Many people who know me sometimes think that I stop liking bands who “sell out” – once other people like a band that I liked, it’s not cool anymore… that’s not really the case. I enjoy things that people have always hated: Weezer’s Pinkerton (now see The Pinkerton Effect), Good Charlotte’s The Young and the Hopeless Album, and I’ve loved Greenday from the days of 409 in your Coffee Maker through Jesus of Suberbia. Just because someone changes, doesn’t mean they’ve gotten worse. When I say I like ‘earlier’ recordings of songs from an EP version, people roll their eyes and say “of course you would,” even if I genuinely just liked the sound better (see In Fear & Faith’s self titled EP vs. the Voyage EP, mostly the same songs, but better vocals on the self titled EP!).

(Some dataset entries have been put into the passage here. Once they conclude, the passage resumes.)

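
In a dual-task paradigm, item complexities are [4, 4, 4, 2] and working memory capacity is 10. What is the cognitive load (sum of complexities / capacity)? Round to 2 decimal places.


Total complexity = 4 + 4 + 4 + 2 = 14
Load = total / capacity = 14 / 10
= 1.40


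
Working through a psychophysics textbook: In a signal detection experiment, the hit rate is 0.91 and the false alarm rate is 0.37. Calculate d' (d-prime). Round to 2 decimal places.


d' = z(HR) - z(FAR)
z(0.91) = 1.3408
z(0.37) = -0.3319
d' = 1.3408 - -0.3319
= 1.67


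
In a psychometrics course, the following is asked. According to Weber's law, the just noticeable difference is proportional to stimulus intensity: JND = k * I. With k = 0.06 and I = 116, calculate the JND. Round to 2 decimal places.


JND = k * I
JND = 0.06 * 116
= 6.96


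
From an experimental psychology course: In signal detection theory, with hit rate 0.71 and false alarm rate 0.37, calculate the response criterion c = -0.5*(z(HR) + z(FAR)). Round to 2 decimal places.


c = -0.5 * (z(HR) + z(FAR))
z(0.71) = 0.5534
z(0.37) = -0.3319
c = -0.5 * (0.5534 + -0.3319)
= -0.5 * 0.2215
= -0.11


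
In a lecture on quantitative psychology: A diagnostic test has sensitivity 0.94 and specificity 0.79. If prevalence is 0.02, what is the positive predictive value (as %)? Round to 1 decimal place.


PPV = (sens * prev) / (sens * prev + (1-spec) * (1-prev))
Numerator = 0.94 * 0.02 = 0.0188
P(positive and no disease) = (1 - spec) * (1 - prev) = (1 - 0.79) * (1 - 0.02) = 0.2058
Denominator = 0.0188 + 0.2058 = 0.2246
PPV = 0.0188 / 0.2246 = 0.083704
As percentage = 8.4


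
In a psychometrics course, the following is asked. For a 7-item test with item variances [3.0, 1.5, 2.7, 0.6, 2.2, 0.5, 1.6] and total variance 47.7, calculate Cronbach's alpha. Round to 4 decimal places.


alpha = (k/(k-1)) * (1 - sum(s_i^2)/s_total^2)
sum(item variances) = 12.1
k/(k-1) = 7/6 = 1.166667
1 - 12.1/47.7 = 1 - 0.253669 = 0.746331
alpha = 1.166667 * 0.746331
= 0.8707


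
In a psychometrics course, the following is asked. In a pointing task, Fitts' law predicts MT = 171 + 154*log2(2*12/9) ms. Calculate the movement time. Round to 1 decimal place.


MT = 171 + 154 * log2(2*12/9)
2D/W = 2.666667
log2(2.666667) = 1.415
MT = 171 + 154 * 1.415
= 388.9 ms


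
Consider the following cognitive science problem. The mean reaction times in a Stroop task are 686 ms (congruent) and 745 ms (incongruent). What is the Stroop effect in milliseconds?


Stroop effect = RT(incongruent) - RT(congruent)
= 745 - 686
= 59 ms


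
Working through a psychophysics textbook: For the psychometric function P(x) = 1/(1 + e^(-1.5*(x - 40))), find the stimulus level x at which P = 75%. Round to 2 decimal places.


At P = 0.75: 0.75 = 1/(1 + e^(-k*(x-x0)))
Solving: e^(-k*(x-x0)) = 1/3
x = x0 + ln(3)/k
ln(3) = 1.0986
x = 40 + 1.0986/1.5
= 40 + 0.7324
= 40.73


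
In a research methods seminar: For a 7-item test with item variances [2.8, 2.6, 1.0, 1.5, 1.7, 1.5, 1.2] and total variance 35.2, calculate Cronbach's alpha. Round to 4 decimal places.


alpha = (k/(k-1)) * (1 - sum(s_i^2)/s_total^2)
sum(item variances) = 12.3
k/(k-1) = 7/6 = 1.166667
1 - 12.3/35.2 = 1 - 0.349432 = 0.650568
alpha = 1.166667 * 0.650568
= 0.7590


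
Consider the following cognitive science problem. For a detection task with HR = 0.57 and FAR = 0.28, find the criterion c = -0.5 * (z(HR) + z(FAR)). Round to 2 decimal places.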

I don’t like things because they’re liked by other people, nor do I like them because they’re not liked by other people – I like what I like, there’s not some ironic reasoning for it, it’s just me. I’m tired of having to have a reason for a hobby, ever since sixth grade. It’s too much work. But maybe, just maybe, all that work defending your hobbies is what makes them so awesome and so personal to you.